A prosecutor reads charges against the first military officers accused of taking part in the violence in East Timor. Five officers, including a colonel, were charged with failing to control groups of anti-independence militiamen who attacked a church in the East Timorese town of Suai, in September 1999.
At least 27 people were killed in the attack, including three priests. Human rights groups consider the attack on the church in Suai one of the most brazen acts of violence carried out by militia groups.
Altogether, 18 officials and militia members have been accused of crimes against humanity for their alleged roles in the killings and destruction that wracked East Timor in the days surrounding its 1999 vote for independence. Seven of them have been formally indicted.
Tuesday's proceedings mark the resumption of Indonesia's landmark human rights trials that opened last week. The special tribunal was formed specifically to hear allegations of human rights abuses carried out with the tacit support of the Indonesian authorities.
Last week, the court heard opening arguments in two trials involving East Timor's former governor and a police general. On Tuesday, some of the military's top brass were on hand to show support to the first military officers put on trial.
Admiral Adi Sujipto Widodo is the head of the Indonesian Armed Forces. He says "the attendance of military leadership is to show support. They are giving moral support, support to the defense team and other types of support such as to the defendants and their families," Adm. Widodo said.
The admiral also says "the military leadership's attendance at the tribunal today demonstrates its resolve to respect the rule of law and to allow justice to take its course," Widodo said.
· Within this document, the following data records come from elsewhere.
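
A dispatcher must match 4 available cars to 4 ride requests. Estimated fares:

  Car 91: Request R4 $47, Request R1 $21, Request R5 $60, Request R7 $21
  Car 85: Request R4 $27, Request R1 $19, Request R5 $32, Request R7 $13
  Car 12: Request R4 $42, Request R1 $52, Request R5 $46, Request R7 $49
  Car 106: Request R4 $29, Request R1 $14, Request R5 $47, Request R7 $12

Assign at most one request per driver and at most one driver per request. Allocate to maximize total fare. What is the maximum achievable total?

Max total: $162

This is a one-to-one assignment (maximum-weight bipartite matching).
Optimal: Car 91→Request R4 ($47), Car 85→Request R1 ($19), Car 12→Request R7 ($49), Car 106→Request R5 ($47) — total 47+19+49+47 = $162.
Column-greedy (each request in turn goes to its best remaining driver) gives $159, worse by 3.
Checked against all permutations: $162 is optimal.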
Human rights advocates say hundreds of people died at the hands of armed militiamen, who, the rights groups say, had the support of elements of the Indonesian Armed Forces. The militias were fighting for East Timor to remain a part of Indonesia and launched a campaign of terror when the East Timorese voted overwhelmingly for independence.
So far, the defendants in today's case have not entered their pleas. The trial will resume next week, when the defense team will make its first argument.
Despite the trials, some human rights groups are pushing for an international human rights tribunal to be formed for East Timor. They say the mandate of this court is too narrow to allow real justice to be done.